Baidu Rebuked for Misleading and ‘Vulgar’ Ads
A local internet regulator has taken search giant Baidu Inc. to task for allowing some of its apps to run what it called misleading and ‘vulgar’ advertisements.
The official rebuke highlights the ad-dependent company’s struggle to adapt now that search no longer serves as the primary gateway to the internet, a function increasingly claimed by social media platforms like WeChat. That change has cost Baidu, which took its first quarterly loss as a public company this year largely due to a drop-off in its core business.
The Shanghai Municipal Cyberspace Administration criticized Baidu in a statement Wednesday for displaying ads featuring overly sensational headlines, vulgar content, including ones featuring images of bikini-clad women, and misleadingly low prices for products, including one promoting a 55-inch television priced at 99 yuan ($14.34). The administration accused the company of putting its own interests ahead of “social norms” in an effort to boost clicks.

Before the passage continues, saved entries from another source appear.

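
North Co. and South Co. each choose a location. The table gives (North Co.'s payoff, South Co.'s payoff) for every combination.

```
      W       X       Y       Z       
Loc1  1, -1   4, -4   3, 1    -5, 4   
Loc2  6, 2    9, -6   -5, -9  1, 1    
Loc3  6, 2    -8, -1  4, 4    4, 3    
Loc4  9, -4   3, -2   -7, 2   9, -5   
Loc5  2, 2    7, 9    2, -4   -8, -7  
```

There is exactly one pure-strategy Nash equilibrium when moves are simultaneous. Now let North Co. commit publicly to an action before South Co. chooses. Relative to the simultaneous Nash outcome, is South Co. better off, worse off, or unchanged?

South Co. best-responds to each possible North Co. move:
- Loc1 → South Co. plays Z (best of -1, -4, 1, 4); North Co. gets -5.
- Loc2 → South Co. plays W (best of 2, -6, -9, 1); North Co. gets 6.
- Loc3 → South Co. plays Y (best of 2, -1, 4, 3); North Co. gets 4.
- Loc4 → South Co. plays Y (best of -4, -2, 2, -5); North Co. gets -7.
- Loc5 → South Co. plays X (best of 2, 9, -4, -7); North Co. gets 7.
Maximizing over -5, 6, 4, -7, 7, North Co. chooses Loc5. Subgame-perfect outcome: (Loc5, X) with payoffs (7, 9).
For the simultaneous game, intersect best replies.
North Co.'s best replies: W→Loc4; X→Loc2; Y→Loc3; Z→Loc4.
South Co.'s best replies: Loc1→Z; Loc2→W; Loc3→Y; Loc4→Y; Loc5→X.
The unique mutual best reply is (Loc3, Y), giving (4, 4).
South Co. earns 9 sequentially versus 4 at the Nash outcome: better off.

better off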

The Shanghai regulator ordered Baidu to fix its ad business and clean up the problematic posts in a statement, adding that a Baidu representative said the company would comply.
The ads with which the regulator takes issue are part of Baidu’s new business of so-called in-feed ads — embedded in newsfeeds or social media streams on mobile apps — deployed by app operators including ByteDance Ltd., Tencent Holdings Ltd. and Weibo Corp.
China’s internet has transformed in recent years with the emergence of so-called super apps like Tencent’s WeChat, which typically have their own built-in search tools. Baidu, which was the gateway to the country’s internet during the desktop era, has lost market share over the past decade with the rise of mobile.
Baidu posted its first loss in the first quarter this year since going public in 2005. The company reported a loss of 327 million yuan ($47.3 million), compared with a profit of 6.69 billion yuan the same period a year before. CEO Robin Li attributed the drop to a decline in the company’s advertising business due to a slowing economy and increased scrutiny of online content.
This isn’t the first time that the search giant has gotten into hot water over advertising. In 2016, a college student died after the company’s search engine led him to a bogus and expensive experimental cancer treatment. Baidu has since reviewed its content to remove illegal medical advertisers, the company said.